The free jaxtr account links your mobile or landline phones with your online blog or social networking website. You add the jaxtr widget to your online profile or blog, which allows you to hear from callers worldwide while keeping their existing phone numbers private. Jaxtr does not charge users for unlimited outbound international calls from your mobile phone and also provides you with unlimited voice mails.
Jaxtr users can now receive calls from people in over 200 countries.
Jaxtr‘s PrivacyShield enables users to control on a caller-by-caller basis whether to block certain callers from getting through or even if they are allowed to leave a voice mail or not. They can also decide whether their home, work or mobile phone should ring when an approved person calls them. Jaxtr users also get access to visual voicemail, a Web-based application that enables them to review and manage voice messages just as with Web-based email accounts.
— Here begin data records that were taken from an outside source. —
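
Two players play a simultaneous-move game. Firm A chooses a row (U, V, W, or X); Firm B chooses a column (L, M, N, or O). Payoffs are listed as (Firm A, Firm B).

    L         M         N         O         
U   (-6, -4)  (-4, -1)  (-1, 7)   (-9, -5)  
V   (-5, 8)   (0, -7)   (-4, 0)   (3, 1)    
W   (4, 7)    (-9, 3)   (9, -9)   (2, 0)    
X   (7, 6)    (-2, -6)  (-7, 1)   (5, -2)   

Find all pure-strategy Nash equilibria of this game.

A profile is a Nash equilibrium when each player is best-responding to the other.
Firm A's best responses — vs L: X (payoff 7); vs M: V (payoff 0); vs N: W (payoff 9); vs O: X (payoff 5).
Firm B's best responses — vs U: N (payoff 7); vs V: L (payoff 8); vs W: L (payoff 7); vs X: L (payoff 6).
The only mutual best response is (X, L); neither player gains by switching there.

(X, L)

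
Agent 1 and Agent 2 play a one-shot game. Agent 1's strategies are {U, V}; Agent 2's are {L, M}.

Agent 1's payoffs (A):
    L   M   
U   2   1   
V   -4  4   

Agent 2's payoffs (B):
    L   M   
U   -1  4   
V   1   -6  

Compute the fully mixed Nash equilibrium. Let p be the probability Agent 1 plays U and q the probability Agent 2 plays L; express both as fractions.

p = 7/12, q = 1/3

In a mixed NE each player is indifferent between their pure strategies, so the opponent's mix sets the indifference.
Agent 2 indifferent between L and M: p·(-1) + (1−p)·1 = p·4 + (1−p)·(-6) ⟹ 1 + (-2)p = (-6) + 10p ⟹ p = 7/12.
Agent 1 indifferent between U and V: q·2 + (1−q)·1 = q·(-4) + (1−q)·4 ⟹ 1 + 1q = 4 + (-8)q ⟹ q = 1/3.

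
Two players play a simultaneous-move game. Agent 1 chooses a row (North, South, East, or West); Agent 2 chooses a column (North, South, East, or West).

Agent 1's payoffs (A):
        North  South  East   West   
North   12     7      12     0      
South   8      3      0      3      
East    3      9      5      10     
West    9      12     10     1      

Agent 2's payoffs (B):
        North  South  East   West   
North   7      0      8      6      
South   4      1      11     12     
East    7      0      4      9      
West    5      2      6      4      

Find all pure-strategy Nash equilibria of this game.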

Callers can reach a jaxtr user without having a jaxtr account of their own. Once the first call is initiated, jaxtr provides the caller with a unique and permanent number, which they can use to call the same person in the future, even when neither person is online or even near their computer. Because the new number is typically local for the caller, he or she will be able to reach that jaxtr user without incurring long distance charges on both domestic and international calls – even when calling from a mobile phone.
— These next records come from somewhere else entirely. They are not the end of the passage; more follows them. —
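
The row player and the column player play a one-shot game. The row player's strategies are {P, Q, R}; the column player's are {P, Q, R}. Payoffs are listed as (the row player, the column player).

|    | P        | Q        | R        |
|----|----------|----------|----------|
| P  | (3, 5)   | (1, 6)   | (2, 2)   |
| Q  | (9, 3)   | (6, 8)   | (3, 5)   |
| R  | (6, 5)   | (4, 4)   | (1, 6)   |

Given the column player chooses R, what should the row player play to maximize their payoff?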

How does this compare to other VoIP widgets like the GrandCentralweb button. Jaxtr is clearly aimed at the social networking market while GrandCentral's many robust features really serves the business market. But the one feature that really catches my attention is the free international calling. Domestically, GrandCentral serves my needs extremely well. But, on one truly international website I built for an exporting company, GrandCentral lacked international calling. The client didn't want to spring for an 800 number in an effort to keep costs down. Skype is used quite a lot overseas for business so this was incorporated into the site. The sound quality has so greatly improved in the latest release of Skype that headsets weren't neccessary. The shear volumn of the worldwide Skype community makes it a VoIP product that I use alot. But you are tied to a PC that must have Skype.